Tuesday, January 30, 2018

Review: Mary Olivier, a Life

Mary Olivier, a Life Mary Olivier, a Life by May Sinclair
My rating: 5 of 5 stars

Breathtaking beauty inhabits every tiny little moment of this book, the story of a young genius learning, struggling, but building confidence and capacity layer by layer until she launches herself, confident, into her public. “There isn't any risk. This time it was clear, clear as the black pattern the sycamore makes on the sky. If it never came again I should remember.” What a fantastically inspirational text, in a way the high modernists, Woolf, and Joyce, and Pound and all the others, could never be. May Sinclair deserves to be taught in our schools in preparation to read these — or instead of!

Where the early generation of novel was always about marriage, from Clarissa and Tom Jones to Jane Austen, and the Edwardian novel is obsessed with adultery, Mary’s life story is of the spinster who comes to care for her mother, the philosopher artist and her progress of reading and consciousness, and how these two sides of her life play against each other to offer self actualization.
She saw that the beauty of the tree was its real life, and that its real life was in her real self and that her real self was God. The leaves and the light had nothing to do with it; she had seen it before when the tree was a stem and bare branches on a grey sky; and that beauty too was the real life of the tree.

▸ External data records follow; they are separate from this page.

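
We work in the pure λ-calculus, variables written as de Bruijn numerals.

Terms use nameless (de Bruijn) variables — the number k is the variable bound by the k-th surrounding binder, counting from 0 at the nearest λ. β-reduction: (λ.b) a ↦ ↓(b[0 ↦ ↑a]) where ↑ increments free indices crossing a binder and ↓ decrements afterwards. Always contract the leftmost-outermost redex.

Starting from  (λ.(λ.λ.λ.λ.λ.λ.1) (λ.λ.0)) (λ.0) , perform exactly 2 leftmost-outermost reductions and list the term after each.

Answer: after 2 steps: λ.λ.λ.λ.λ.1

Working:
  start: (λ.(λ.λ.λ.λ.λ.λ.1) (λ.λ.0)) (λ.0)
  [1] (λ.λ.λ.λ.λ.λ.1) (λ.λ.0)
  [2] λ.λ.λ.λ.λ.1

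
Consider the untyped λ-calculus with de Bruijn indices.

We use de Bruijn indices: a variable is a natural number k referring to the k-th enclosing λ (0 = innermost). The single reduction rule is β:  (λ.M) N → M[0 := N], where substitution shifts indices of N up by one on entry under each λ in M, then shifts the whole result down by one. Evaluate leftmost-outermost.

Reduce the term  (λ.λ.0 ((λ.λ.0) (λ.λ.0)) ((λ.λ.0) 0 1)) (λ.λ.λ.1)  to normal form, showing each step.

  start: (λ.λ.0 ((λ.λ.0) (λ.λ.0)) ((λ.λ.0) 0 1)) (λ.λ.λ.1)
  step 1: λ.0 ((λ.λ.0) (λ.λ.0)) ((λ.λ.0) 0 (λ.λ.λ.1))
  step 2: λ.0 (λ.0) ((λ.λ.0) 0 (λ.λ.λ.1))
  step 3: λ.0 (λ.0) ((λ.0) (λ.λ.λ.1))
  step 4: λ.0 (λ.0) (λ.λ.λ.1)

Answer: normal form = λ.0 (λ.0) (λ.λ.λ.1)  (in 4 steps)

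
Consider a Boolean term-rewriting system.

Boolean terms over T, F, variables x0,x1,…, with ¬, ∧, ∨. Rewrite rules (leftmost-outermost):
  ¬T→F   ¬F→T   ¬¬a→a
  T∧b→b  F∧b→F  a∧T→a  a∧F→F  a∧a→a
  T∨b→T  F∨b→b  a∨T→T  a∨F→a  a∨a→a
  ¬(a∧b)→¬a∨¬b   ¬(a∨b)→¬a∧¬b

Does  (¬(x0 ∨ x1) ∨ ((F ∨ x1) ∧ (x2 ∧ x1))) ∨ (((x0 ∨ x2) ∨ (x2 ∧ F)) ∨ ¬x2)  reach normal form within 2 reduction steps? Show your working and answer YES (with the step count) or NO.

Answer: NO — after 2 steps the term is ((¬x0 ∧ ¬x1) ∨ (x1 ∧ (x2 ∧ x1))) ∨ (((x0 ∨ x2) ∨ (x2 ∧ F)) ∨ ¬x2), not yet normal

Working:
  start: (¬(x0 ∨ x1) ∨ ((F ∨ x1) ∧ (x2 ∧ x1))) ∨ (((x0 ∨ x2) ∨ (x2 ∧ F)) ∨ ¬x2)
  [1] ((¬x0 ∧ ¬x1) ∨ ((F ∨ x1) ∧ (x2 ∧ x1))) ∨ (((x0 ∨ x2) ∨ (x2 ∧ F)) ∨ ¬x2)
  [2] ((¬x0 ∧ ¬x1) ∨ (x1 ∧ (x2 ∧ x1))) ∨ (((x0 ∨ x2) ∨ (x2 ∧ F)) ∨ ¬x2)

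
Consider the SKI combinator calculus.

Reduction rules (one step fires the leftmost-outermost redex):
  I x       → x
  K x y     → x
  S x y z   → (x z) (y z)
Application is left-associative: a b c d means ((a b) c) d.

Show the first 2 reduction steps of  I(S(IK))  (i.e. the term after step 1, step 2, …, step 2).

Answer: after 2 steps: SK

Working:
  start: I(S(IK))
  step 1: S(IK)
  step 2: SK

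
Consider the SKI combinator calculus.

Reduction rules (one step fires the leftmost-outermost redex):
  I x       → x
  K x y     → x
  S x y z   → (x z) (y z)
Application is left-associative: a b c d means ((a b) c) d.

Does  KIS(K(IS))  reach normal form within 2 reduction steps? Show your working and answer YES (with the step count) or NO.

  start: KIS(K(IS))
  step 1: I(K(IS))
  step 2: K(IS)

Answer: NO — after 2 steps the term is K(IS), not yet normal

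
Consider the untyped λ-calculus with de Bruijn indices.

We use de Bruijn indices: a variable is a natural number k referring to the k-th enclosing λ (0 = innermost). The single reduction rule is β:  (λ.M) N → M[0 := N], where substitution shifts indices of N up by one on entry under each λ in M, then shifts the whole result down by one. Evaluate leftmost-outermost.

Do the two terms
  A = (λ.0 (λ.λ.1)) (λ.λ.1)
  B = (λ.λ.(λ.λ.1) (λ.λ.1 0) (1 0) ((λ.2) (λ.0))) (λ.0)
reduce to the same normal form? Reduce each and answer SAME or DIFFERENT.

Term A:
  start: (λ.0 (λ.λ.1)) (λ.λ.1)
  step 1: (λ.λ.1) (λ.λ.1)
  step 2: λ.λ.λ.1

Term B:
  start: (λ.λ.(λ.λ.1) (λ.λ.1 0) (1 0) ((λ.2) (λ.0))) (λ.0)
  step 1: λ.(λ.λ.1) (λ.λ.1 0) ((λ.0) 0) ((λ.λ.0) (λ.0))
  step 2: λ.(λ.λ.λ.1 0) ((λ.0) 0) ((λ.λ.0) (λ.0))
  step 3: λ.(λ.λ.1 0) ((λ.λ.0) (λ.0))
  step 4: λ.λ.(λ.λ.0) (λ.0) 0
  step 5: λ.λ.(λ.0) 0
  step 6: λ.λ.0

Answer: DIFFERENT — A ⇓ λ.λ.λ.1, B ⇓ λ.λ.0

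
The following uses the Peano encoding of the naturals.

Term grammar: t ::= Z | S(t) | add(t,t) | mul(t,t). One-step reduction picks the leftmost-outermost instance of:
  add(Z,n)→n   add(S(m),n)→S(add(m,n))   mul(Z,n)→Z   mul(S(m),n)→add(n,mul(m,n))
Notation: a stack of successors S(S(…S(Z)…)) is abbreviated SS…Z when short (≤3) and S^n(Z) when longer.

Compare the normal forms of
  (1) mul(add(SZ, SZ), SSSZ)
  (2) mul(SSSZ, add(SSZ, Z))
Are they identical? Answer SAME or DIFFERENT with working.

Term A:
  start: mul(add(SZ, SZ), SSSZ)
  step 1: mul(S(add(Z, SZ)), SSSZ)
  step 2: add(SSSZ, mul(add(Z, SZ), SSSZ))
  step 3: S(add(SSZ, mul(add(Z, SZ), SSSZ)))
  step 4: S(S(add(SZ, mul(add(Z, SZ), SSSZ))))
  step 5: S(S(S(add(Z, mul(add(Z, SZ), SSSZ)))))
  step 6: S(S(S(mul(add(Z, SZ), SSSZ))))
  step 7: S(S(S(mul(SZ, SSSZ))))
  step 8: S(S(S(add(SSSZ, mul(Z, SSSZ)))))
  step 9: S(S(S(S(add(SSZ, mul(Z, SSSZ))))))
  step 10: S(S(S(S(S(add(SZ, mul(Z, SSSZ)))))))
  step 11: S(S(S(S(S(S(add(Z, mul(Z, SSSZ))))))))
  step 12: S(S(S(S(S(S(mul(Z, SSSZ)))))))
  step 13: S^6(Z)

Term B:
  start: mul(SSSZ, add(SSZ, Z))
  step 1: add(add(SSZ, Z), mul(SSZ, add(SSZ, Z)))
  step 2: add(S(add(SZ, Z)), mul(SSZ, add(SSZ, Z)))
  step 3: S(add(add(SZ, Z), mul(SSZ, add(SSZ, Z))))
  step 4: S(add(S(add(Z, Z)), mul(SSZ, add(SSZ, Z))))
  step 5: S(S(add(add(Z, Z), mul(SSZ, add(SSZ, Z)))))
  step 6: S(S(add(Z, mul(SSZ, add(SSZ, Z)))))
  step 7: S(S(mul(SSZ, add(SSZ, Z))))
  step 8: S(S(add(add(SSZ, Z), mul(SZ, add(SSZ, Z)))))
  step 9: S(S(add(S(add(SZ, Z)), mul(SZ, add(SSZ, Z)))))
  step 10: S(S(S(add(add(SZ, Z), mul(SZ, add(SSZ, Z))))))
  step 11: S(S(S(add(S(add(Z, Z)), mul(SZ, add(SSZ, Z))))))
  step 12: S(S(S(S(add(add(Z, Z), mul(SZ, add(SSZ, Z)))))))
  step 13: S(S(S(S(add(Z, mul(SZ, add(SSZ, Z)))))))
  step 14: S(S(S(S(mul(SZ, add(SSZ, Z))))))
  step 15: S(S(S(S(add(add(SSZ, Z), mul(Z, add(SSZ, Z)))))))
  step 16: S(S(S(S(add(S(add(SZ, Z)), mul(Z, add(SSZ, Z)))))))
  step 17: S(S(S(S(S(add(add(SZ, Z), mul(Z, add(SSZ, Z))))))))
  step 18: S(S(S(S(S(add(S(add(Z, Z)), mul(Z, add(SSZ, Z))))))))
  step 19: S(S(S(S(S(S(add(add(Z, Z), mul(Z, add(SSZ, Z)))))))))
  step 20: S(S(S(S(S(S(add(Z, mul(Z, add(SSZ, Z)))))))))
  step 21: S(S(S(S(S(S(mul(Z, add(SSZ, Z))))))))
  step 22: S^6(Z)

Answer: SAME — A ⇓ S^6(Z), B ⇓ S^6(Z)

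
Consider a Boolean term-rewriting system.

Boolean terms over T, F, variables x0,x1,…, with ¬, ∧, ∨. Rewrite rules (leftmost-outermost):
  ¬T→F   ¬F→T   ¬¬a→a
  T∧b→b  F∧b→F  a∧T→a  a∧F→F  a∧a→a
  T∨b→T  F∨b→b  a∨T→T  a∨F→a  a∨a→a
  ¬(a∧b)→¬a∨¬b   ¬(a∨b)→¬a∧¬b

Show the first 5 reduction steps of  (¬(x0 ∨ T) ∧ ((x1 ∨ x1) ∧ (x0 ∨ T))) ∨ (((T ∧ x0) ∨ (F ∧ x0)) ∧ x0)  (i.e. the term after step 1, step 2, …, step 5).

Answer: after 5 steps: ((T ∧ x0) ∨ (F ∧ x0)) ∧ x0

Reduction:
  start: (¬(x0 ∨ T) ∧ ((x1 ∨ x1) ∧ (x0 ∨ T))) ∨ (((T ∧ x0) ∨ (F ∧ x0)) ∧ x0)
  →1  ((¬x0 ∧ ¬T) ∧ ((x1 ∨ x1) ∧ (x0 ∨ T))) ∨ (((T ∧ x0) ∨ (F ∧ x0)) ∧ x0)
  →2  ((¬x0 ∧ F) ∧ ((x1 ∨ x1) ∧ (x0 ∨ T))) ∨ (((T ∧ x0) ∨ (F ∧ x0)) ∧ x0)
  →3  (F ∧ ((x1 ∨ x1) ∧ (x0 ∨ T))) ∨ (((T ∧ x0) ∨ (F ∧ x0)) ∧ x0)
  →4  F ∨ (((T ∧ x0) ∨ (F ∧ x0)) ∧ x0)
  →5  ((T ∧ x0) ∨ (F ∧ x0)) ∧ x0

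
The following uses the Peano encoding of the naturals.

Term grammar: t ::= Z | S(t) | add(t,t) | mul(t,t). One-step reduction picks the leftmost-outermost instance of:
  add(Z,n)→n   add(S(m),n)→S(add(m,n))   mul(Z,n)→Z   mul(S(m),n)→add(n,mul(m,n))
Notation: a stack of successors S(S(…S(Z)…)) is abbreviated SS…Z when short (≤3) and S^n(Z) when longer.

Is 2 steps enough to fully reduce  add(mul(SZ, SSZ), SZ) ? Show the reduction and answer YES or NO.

  start: add(mul(SZ, SSZ), SZ)
  [1] add(add(SSZ, mul(Z, SSZ)), SZ)
  [2] add(S(add(SZ, mul(Z, SSZ))), SZ)

Answer: NO — after 2 steps the term is add(S(add(SZ, mul(Z, SSZ))), SZ), not yet normal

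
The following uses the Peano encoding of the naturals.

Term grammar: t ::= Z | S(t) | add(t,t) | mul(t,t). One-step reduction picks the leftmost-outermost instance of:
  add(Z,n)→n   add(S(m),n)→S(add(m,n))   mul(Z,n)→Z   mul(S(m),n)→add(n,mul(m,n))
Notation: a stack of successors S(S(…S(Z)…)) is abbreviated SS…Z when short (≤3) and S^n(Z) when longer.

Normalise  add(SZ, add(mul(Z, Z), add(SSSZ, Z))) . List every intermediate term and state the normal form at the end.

Answer: normal form = S^4(Z)  (in 8 steps)

Derivation:
  start: add(SZ, add(mul(Z, Z), add(SSSZ, Z)))
  [1] S(add(Z, add(mul(Z, Z), add(SSSZ, Z))))
  [2] S(add(mul(Z, Z), add(SSSZ, Z)))
  [3] S(add(Z, add(SSSZ, Z)))
  [4] S(add(SSSZ, Z))
  [5] S(S(add(SSZ, Z)))
  [6] S(S(S(add(SZ, Z))))
  [7] S(S(S(S(add(Z, Z)))))
  [8] S^4(Z)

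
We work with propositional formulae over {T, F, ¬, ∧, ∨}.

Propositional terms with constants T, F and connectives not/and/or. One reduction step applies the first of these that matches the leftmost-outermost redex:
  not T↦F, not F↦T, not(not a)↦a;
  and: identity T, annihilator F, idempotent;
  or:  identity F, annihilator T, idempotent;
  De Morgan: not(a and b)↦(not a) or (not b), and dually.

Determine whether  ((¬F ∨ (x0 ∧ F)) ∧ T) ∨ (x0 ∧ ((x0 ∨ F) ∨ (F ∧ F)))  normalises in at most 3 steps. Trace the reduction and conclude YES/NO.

  start: ((¬F ∨ (x0 ∧ F)) ∧ T) ∨ (x0 ∧ ((x0 ∨ F) ∨ (F ∧ F)))
  →1  (¬F ∨ (x0 ∧ F)) ∨ (x0 ∧ ((x0 ∨ F) ∨ (F ∧ F)))
  →2  (T ∨ (x0 ∧ F)) ∨ (x0 ∧ ((x0 ∨ F) ∨ (F ∧ F)))
  →3  T ∨ (x0 ∧ ((x0 ∨ F) ∨ (F ∧ F)))

Answer: NO — after 3 steps the term is T ∨ (x0 ∧ ((x0 ∨ F) ∨ (F ∧ F))), not yet normal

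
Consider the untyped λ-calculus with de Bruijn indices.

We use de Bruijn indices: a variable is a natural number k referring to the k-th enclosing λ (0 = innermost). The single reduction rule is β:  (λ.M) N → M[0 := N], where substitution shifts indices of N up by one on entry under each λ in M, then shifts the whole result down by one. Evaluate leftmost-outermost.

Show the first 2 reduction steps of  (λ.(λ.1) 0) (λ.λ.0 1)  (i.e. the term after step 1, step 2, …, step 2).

Answer: after 2 steps: λ.λ.0 1

Derivation:
  start: (λ.(λ.1) 0) (λ.λ.0 1)
  →1  (λ.λ.λ.0 1) (λ.λ.0 1)
  →2  λ.λ.0 1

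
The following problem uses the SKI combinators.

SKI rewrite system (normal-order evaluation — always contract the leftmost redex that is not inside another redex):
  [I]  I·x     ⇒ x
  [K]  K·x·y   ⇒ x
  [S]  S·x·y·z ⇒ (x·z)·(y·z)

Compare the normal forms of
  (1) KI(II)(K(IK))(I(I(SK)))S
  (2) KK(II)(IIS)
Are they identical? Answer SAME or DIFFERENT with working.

Answer: SAME — A ⇓ KS, B ⇓ KS

Derivation:
Term A:
  start: KI(II)(K(IK))(I(I(SK)))S
  [1] I(K(IK))(I(I(SK)))S
  [2] K(IK)(I(I(SK)))S
  [3] IKS
  [4] KS

Term B:
  start: KK(II)(IIS)
  [1] K(IIS)
  [2] K(IS)
  [3] KS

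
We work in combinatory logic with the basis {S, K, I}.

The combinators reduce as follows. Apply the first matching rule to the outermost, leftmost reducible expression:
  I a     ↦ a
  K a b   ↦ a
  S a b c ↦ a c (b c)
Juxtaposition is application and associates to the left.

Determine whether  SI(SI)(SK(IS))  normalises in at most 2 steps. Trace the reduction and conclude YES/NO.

Answer: NO — after 2 steps the term is SK(IS)(SI(SK(IS))), not yet normal

Reduction:
  start: SI(SI)(SK(IS))
  →1  I(SK(IS))(SI(SK(IS)))
  →2  SK(IS)(SI(SK(IS)))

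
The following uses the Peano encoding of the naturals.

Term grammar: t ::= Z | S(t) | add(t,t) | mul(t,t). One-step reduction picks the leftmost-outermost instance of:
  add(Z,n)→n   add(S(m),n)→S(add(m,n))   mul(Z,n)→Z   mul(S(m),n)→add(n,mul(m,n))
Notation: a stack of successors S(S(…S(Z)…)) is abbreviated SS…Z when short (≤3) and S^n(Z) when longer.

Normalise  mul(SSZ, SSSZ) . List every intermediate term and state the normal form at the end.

  start: mul(SSZ, SSSZ)
  [1] add(SSSZ, mul(SZ, SSSZ))
  [2] S(add(SSZ, mul(SZ, SSSZ)))
  [3] S(S(add(SZ, mul(SZ, SSSZ))))
  [4] S(S(S(add(Z, mul(SZ, SSSZ)))))
  [5] S(S(S(mul(SZ, SSSZ))))
  [6] S(S(S(add(SSSZ, mul(Z, SSSZ)))))
  [7] S(S(S(S(add(SSZ, mul(Z, SSSZ))))))
  [8] S(S(S(S(S(add(SZ, mul(Z, SSSZ)))))))
  [9] S(S(S(S(S(S(add(Z, mul(Z, SSSZ))))))))
  [10] S(S(S(S(S(S(mul(Z, SSSZ)))))))
  [11] S^6(Z)

Answer: normal form = S^6(Z)  (in 11 steps)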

Romance occurs, but men are to Mary only as the tree in the grey sky, the offer and the illusion, selves of God on display in innumerable forms. Olivier’s monism is evidently informed by Spinoza and Hegel, but also Beethoven, and the deaths of her brothers, and the painful, impassable gap of understanding between the proto-modern Mary and her put-upon Catholic mother. This book sparkles with insights at the psychology of the fragmented self repaired, stitched out of queer romantic shards of nineteenth century thought, to be sure, but with a collage effect of color and sound and knowledge and feeling that honestly brings me to tears just to write of it.

This is the most moving novel I’ve read since Middlemarch, and if it cannot approach that earlier work on its range of psychological insight, it more than makes up with depth of self-absorption, and of facing the structures and systems that warp, obstruct, but ultimately also constitute, the self.